New at the U: Meet Professor Matthew Tokson

The University of Utah S.J. Quinney College of Law welcomed two new professors on July 1.

Professors Matthew J. Tokson and Young Ran (Christine) Kim will bring new expertise to the law school’s outstanding faculty.

Tokson moved to Utah after most recently working as an assistant professor at the Salmon P. Chase College of Law at Northern Kentucky University. Tokson was graduated cum laude from Dartmouth College and with high honors from the University of Chicago Law School, where he was the executive articles editor of the law review and was admitted to the Order of the Coif. He served as law clerk to the Honorable Ruth Bader Ginsburg and to the Honorable David H. Souter of the United States Supreme Court. Previously, he served as law clerk to the Honorable A. Raymond Randolph of the U.S. Court of Appeals for the District of Columbia. Immediately prior to joining the Chase faculty, he was a senior litigation associate with WilmerHale, in Washington, D.C.

Tokson has served as a fellow at the University of Chicago, where he taught intellectual property law, privacy law, and criminal procedure. Tokson’s scholarship has previously been published in the Iowa Law Review and the William & Mary Law Review, and his two most recent articles will be published in the University of Chicago Law Review and the Northwestern University Law Review.

In an interview with the College of Law, Tokson shared his perspective about joining the U community. (Editor’s note: Kim will also be profiled at a later date).

Q: What drew you to the University of Utah S.J. Quinney College of Law? 

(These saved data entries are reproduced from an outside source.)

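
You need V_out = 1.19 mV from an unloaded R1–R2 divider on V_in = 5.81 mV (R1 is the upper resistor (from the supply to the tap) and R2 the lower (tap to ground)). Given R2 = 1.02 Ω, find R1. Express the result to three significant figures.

The divider ratio is R2/(R1+R2) = 1.19/5.81 = 0.2048.
Rearranging, R1 = R2·(1−k)/k = 1.02 × 3.882 = 3.960 Ω.

R1 ≈ 3.96 Ω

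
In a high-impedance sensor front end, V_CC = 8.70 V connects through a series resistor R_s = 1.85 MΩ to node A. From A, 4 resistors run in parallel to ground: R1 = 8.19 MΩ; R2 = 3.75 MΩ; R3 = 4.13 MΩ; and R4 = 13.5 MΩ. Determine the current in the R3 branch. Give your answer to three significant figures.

I ≈ 0.914 µA

Combine the parallel branches: R_p = (1/8.19 + 1/3.75 + 1/4.13 + 1/13.5)⁻¹ = 1.418 MΩ.
V_A by voltage divider: V_A = 8.70 × 1.418/(1.85 + 1.418) = 3.776 V.
Branch current I = V_A/R3 = 3.776/4.13 = 0.9142 µA.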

A: I first got to know the College of Law through its criminal law professors.  Paul Cassell visited my former school, Chase College of Law, for a conference on the Fifth Amendment. I didn’t get to speak with him beyond saying hello but I was impressed by his work and the detail and care that had gone into his empirical studies.  A few months later, Shima Baradaran Baughman visited Chase to present her recent paper on prosecutors’ use of discretion.  The presentation was great, she was very nice, and she seemed to love Utah.  Those visits put Utah on my radar.  I did more research and spoke to a friend of mine who went to the University of Utah as an undergrad, and I came to realize how great Utah is. I’m really excited to join such an impressive faculty.  And I recently spent some time in Salt Lake City looking at real estate and I’m excited about the city and the natural beauty that surrounds it.

Q:  Describe your research expertise. 

A: I mainly write about Fourth Amendment search and seizure and concepts of privacy and surveillance more generally.  I recently published a paper on cell phone location tracking and how courts have failed to apply the Fourth Amendment to such tracking, based on erroneous conclusions about what people know about their privacy.  I’m currently working on a more theoretical piece, about what courts should do when formal sources of law (like text, history, precedent, etc.) offer very little guidance on a legal question.  I think this is relevant to the Fourth Amendment because there are aspects of Fourth Amendment law on which formal sources are basically silent.

Q:  You’ve had many interesting experiences along your path to now working at the S.J. Quinney College of Law, including working as law clerk to the Honorable Ruth Bader Ginsburg and to the Honorable David H. Souter of the United States Supreme Court. What was one memorable lesson from that experience that you still carry with you today?

A: Well that experience transformed me as a legal writer.  And there were lots of other lessons.  Maybe the one most relevant to legal academia was that, if you work in a selective profession with relatively few colleagues, it’s important to your well-being to be able to get along with people you disagree with.  The Justices were always collegial even during the most contentious cases, I think because they knew there were only a handful of other people who could really relate to the unique challenges of their job.

Q:  With many interesting experiences in your portfolio, what is one of the most important pieces of career advice you received along the way? What advice do you give students on how to move forward to have a successful career after law school that you will incorporate into your teaching practices here?

A: I think the most important general advice I’ve received is to be persistent when it comes to seeking new opportunities.  I didn’t get a Supreme Court clerkship the first time I applied for one, and I know many people who got hired their third or fourth time applying.  If you don’t get a job or a promotion or what have you, that doesn’t necessarily reflect on you and it doesn’t mean that it’ll never happen.  There’s a lot of arbitrariness and luck out there, and the best way to deal with that is often just by giving yourself more than one chance to succeed.  As far as advice for law school that translates to the working world, I think it’s important in high-pressure situations especially to have a process that works for you and then to trust that process.  I found it helpful in law school to outline my courses pretty extensively, to take practice exams, etc. And I went through the same process for every class.  You might not always like the grade you get, you might be nervous about doing something in school or in a job, but if you have a process that you can trust, it’s easier to live with the outcome.

Q: Outside of work, what do you like to do?

A: I like to hike, although I don’t think the “hiking” I’ve done around Cincinnati or Washington DC is the same as hiking in Utah.  I’m going to have to train a little to keep up out here. I’ve recently been playing a lot of complex board games.  And then novels, food, wine, music of all kinds.